4.3Se référant à la jurisprudence du Comité, l’État partie fait valoir que la communication est irrecevable ratione temporis, dans la mesure où elle a trait à des décisions et à des retards qui se sont produits avant le 10 mars 1988, date à laquelle le Protocole optionnel est entré en vigueur pour l’État partie. Cette précision est particulièrement pertinente pour les allégations des auteurs selon lesquelles on leur aurait réservé un traitement différent qu’à M. X., à qui une dérogation au règlement de zonage a été accordée en 1977, alors que l’État partie aurait omis de statuer dans un délai raisonnable sur la demande de dérogation qu’ils ont introduite le 18 septembre 1969 (demande rejetée le 1er février 1982), ainsi que sur le recours du 30 juillet 1974 contre l’ordre de démolition émis par le maire le 17 juillet 1974 (recours rejeté le 11 mai 1987).

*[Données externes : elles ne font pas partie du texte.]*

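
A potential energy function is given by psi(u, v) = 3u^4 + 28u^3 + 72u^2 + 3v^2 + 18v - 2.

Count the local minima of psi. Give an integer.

psi separates as a function of u plus a function of v, so ∇psi=0 decouples.
∂psi/∂u = 12u(u + 3)(u + 4) = 0 at u ∈ {-4, -3, 0}; ∂psi/∂v = 6(v + 3) = 0 at v ∈ {-3}.
The Hessian is diagonal: diag(psi_uu, psi_vv). Second derivatives: psi_uu(-4)=48, psi_uu(-3)=-36, psi_uu(0)=144; psi_vv(-3)=6.
Local minima occur where both diagonal entries positive: (-4, -3), (0, -3). Count: 2.

2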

Observations complémentaires et commentaires des auteurs au sujet des observations de l’État partie sur la recevabilité

5.1Le 12 juin 2002, les auteurs ont prié le Comité de demander des mesures conservatoires en vertu de l’article 86 de son Règlement intérieur, pour que l’État partie sursoie à l’exécution de l’ordre de démolition. Ils ont fait savoir au Comité que, le 23 mai 2002, l’autorité administrative régionale du district de Salzbourg‑Umgebung avait rejeté leur demande tendant à ce que la procédure exécutoire soit suspendue jusqu’à ce que le Comité statue et leur avait ordonné de verser un acompte de 4 447,67 euros avant le 1er août 2002 pour donner effet à l’ordre de démolition et qu’un recours contre une telle décision n’avait pas d’effet suspensif.

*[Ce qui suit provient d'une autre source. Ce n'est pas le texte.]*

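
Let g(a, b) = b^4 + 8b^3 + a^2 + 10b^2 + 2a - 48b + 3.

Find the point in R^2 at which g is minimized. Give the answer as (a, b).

(-1, 1)

g(a,b) separates as P(a) + Q(b) + 3, so its minimum is min P + min Q + 3.
P'(a) = 2a + 2 vanishes at a ∈ {-1}; Q'(b) = 4(b - 1)(b + 3)(b + 4) vanishes at b ∈ {-4, -3, 1}.
Local minima of P (where P''>0): P(-1)=-1. Local minima of Q: Q(-4)=96, Q(1)=-29.
So the global minimum of g is P(-1) + Q(1) + 3 = -1 − 29 + 3 = -27, attained at (-1, 1).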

5.2Les auteurs font valoir que l’exécution de l’ordre de démolition leur causerait un préjudice irréparable, car la destruction de ces granges irremplaçables, qu’ils ont restaurées, entretenues et meublées pendant plus de 30 ans ne pourrait en aucun cas être compensée par de l’argent et constituerait une violation supplémentaire de leurs droits au titre des articles 7 et 17 du Pacte. Dans une lettre du 9 septembre 2002, le Comité a fait savoir aux auteurs que des mesures conservatoires ne seraient pas accordées en l’espèce.

5.3Le 18 septembre 2002, les auteurs ont fait savoir au Comité que l’affaire n’était plus examinée par la Cour européenne, celle‑ci ayant déclaré leur requête irrecevable le 29 janvier 2002, au motif que la règle des six mois n’avait pas été respectée. Étant donné la nature purement formelle de cette règle, la Cour européenne n’a pas pu procéder à un examen du fond de la requête. La réserve formulée par l’Autriche quant au paragraphe 2 a) de l’article 5 du Protocole facultatif ne s’applique donc pas, puisque la même affaire n’a jamais été examinée par la Cour européenne au sens de la disposition susmentionnée.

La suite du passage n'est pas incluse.